14.1 The respective Contractor and the Customer (referred to jointly as the Parties) agree to keep confidential all documents, information and data that are made accessible to them or come to their knowledge on the basis of their collaboration for the term of the agreement and three (3) years afterward. The Parties agree to protect the documents, information and data of the other Party to the same extent as their own confidential information, but at least with the due diligence of a responsible business person.

14.2 Documents, information and data that affect the companies affiliated with the Parties, other cooperation partners or suppliers as well as documents, information and data relating to customers and commercial agents of the Parties shall also be subject to the confidentiality obligation.

14.3 The confidentiality obligation shall not apply to documents, information and data that are or become common knowledge, unless this is based on a breach of contract on the part of one Party, nor shall it apply to information that was excluded from the confidentiality obligation by subsequent agreement made in writing, by fax or by e-mail.

15 Miscellaneous

15.1 The respective Contractor shall be entitled to perform advertising activities for the Customer's competitors.

15.2 The Customer shall have the right to transfer the rights and obligations under this agreement to a third party only with the prior written consent of the Contractor.

15.3 The respective Contractor shall be entitled to transfer or sublicense the rights and obligations arising from this agreement, individually or in toto, to each company affiliated with the respective Contractor as defined by Section 15 et. seq. of the German Stock Corporation Act (AktG). Effective immediately, the Customer consents to a corresponding statement by a company affiliated with the Contractor.

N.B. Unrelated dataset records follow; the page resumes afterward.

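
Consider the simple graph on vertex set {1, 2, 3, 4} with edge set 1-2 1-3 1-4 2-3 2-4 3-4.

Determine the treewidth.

A width-3 tree decomposition is:
Bags: B1 = {1, 2, 3, 4}
Tree: (single bag)
With just one bag of size 4, the width is 4 − 1 = 3, so tw(G) ≤ 3. Conversely, {1, 2, 3, 4} is a clique of size 4, and the vertices of any clique must share a bag in every tree decomposition; so some bag has ≥ 4 vertices and tw(G) ≥ 3. Combining the bounds, tw(G) = 3.

3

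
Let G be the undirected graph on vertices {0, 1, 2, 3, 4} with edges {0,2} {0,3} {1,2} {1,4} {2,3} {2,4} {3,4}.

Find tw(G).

A width-2 tree decomposition is:
Bags: B1 = {2, 3, 4}  B2 = {0, 2, 3}  B3 = {1, 2, 4}
Tree: B1–B2, B1–B3
The largest bag has 3 vertices, giving width 2; this decomposition certifies tw(G) ≤ 2. For the lower bound, the 3 vertices {1, 2, 4} are pairwise adjacent, and any tree decomposition puts a clique entirely inside one bag — forcing width ≥ 2. Therefore the treewidth is 2.

2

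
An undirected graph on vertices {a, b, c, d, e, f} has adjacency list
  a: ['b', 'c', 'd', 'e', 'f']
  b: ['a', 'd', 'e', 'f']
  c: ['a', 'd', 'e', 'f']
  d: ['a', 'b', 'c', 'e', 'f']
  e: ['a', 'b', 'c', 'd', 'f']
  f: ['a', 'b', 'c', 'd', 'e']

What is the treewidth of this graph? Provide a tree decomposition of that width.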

15.4 The sole place of jurisdiction for all disputes arising directly or indirectly from an order shall be the Contractor's principle place of business.

15.5 The agreement shall be subject to German law.

15.6 If a clause of these General Terms and Conditions or a provision of the individual agreements concluded is ineffective or unenforceable, this shall have no effect on the remaining provisions. Effective immediately, the Parties agree to replace the ineffective or unenforceable provision with an effective and enforceable provision that most closely approximates the economic purpose of the replaced provision.